Еще два дня они сомневались, жив он или умер. Наконец, когда обрезали веревку, Хэнк упал, и его оттащили в центр площадки и бросили там. С его губ не сорвалось ни одного звука. Он лежал абсолютно недвижим. Его долго поливали водой, ведрами пресной воды. Ни один узник, который был привязан к столбу, не мог удержаться, чтобы хотя бы не облизнуть губы после такой тяжелой жажды. Только мертвые не отзывались. И Хэнк.

— Он умер.

Воцарилось молчание, которое можно сравнить только с безмолвием, которое предшествует вынесению приговора.

— Дай ему как следует, чтобы удостовериться.

Хэнк услышал шаги. Чьи-то ноги в сапогах остановились около его головы, и он приготовился к удару.

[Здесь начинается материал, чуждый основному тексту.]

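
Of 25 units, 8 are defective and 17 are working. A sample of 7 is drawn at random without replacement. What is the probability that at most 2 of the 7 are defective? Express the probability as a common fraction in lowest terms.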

— Не туда, — раздалась команда. — Сюда!

Ублюдок ударил его ногой в промежность.

Хэнк очнулся от дребезжания вагонетки. Наконец она остановилась. Тупая боль между ног помогла ему сообразить, что он еще не умер, и вспомнить последние мгновения перед тем, как он потерял сознание. Видимо, он не застонал и не согнулся пополам, а потерял сознание, и это его спасло. Он лежал на полу вагонетки в окружении мертвых товарищей. Он осторожно вздохнул и чуть не отключился снова то ли от боли, то ли от запаха смерти. Он знал, как все будет происходить. Узников провожали в последний путь священник и один стражник. Трупы вывозили за огороженную территорию в джунглях и бросали в общую яму. Хэнк прислушался. Неужели повезло? Никто не разговаривал. Вдруг сиденье под кем-то затрещало, и этот кто-то тяжело спрыгнул на песок. Пищали какие-то птицы. Горячий воздух был полон гудением насекомых. Задние дверцы вагонетки открылись. Наконец священник стал читать по-латыни свои молитвы. Медленно-медленно вагон разгружался. Пора бежать. Но он даже не мог себе представить, как поднимется на ноги. Черт возьми, он встанет, даже если это будет его последним движением в жизни. Кто-то схватил его за лодыжки и подтянул к себе. Священник запел и дотронулся до его лба рукой. Хэнк неожиданно открыл глаза, и его кулак метнулся вверх. Он сбил стражника и вскочил. Осмотрелся. Вокруг никого не было, кроме ошарашенного попа. Хэнк сделал к нему шаг. Молитвенник выпал из дрожащих рук священника.

— Молитесь за меня, святой отец. — Хэнк поднял книгу и подал ее священнику. — Мне понадобится и ваше участие, и Господа.

Его преподобие моргнул, затем с удивлением стал разглядывать ожившего узника. Хэнк ухмыльнулся. Священник потянулся за молитвенником и в этот момент получил удар по голове.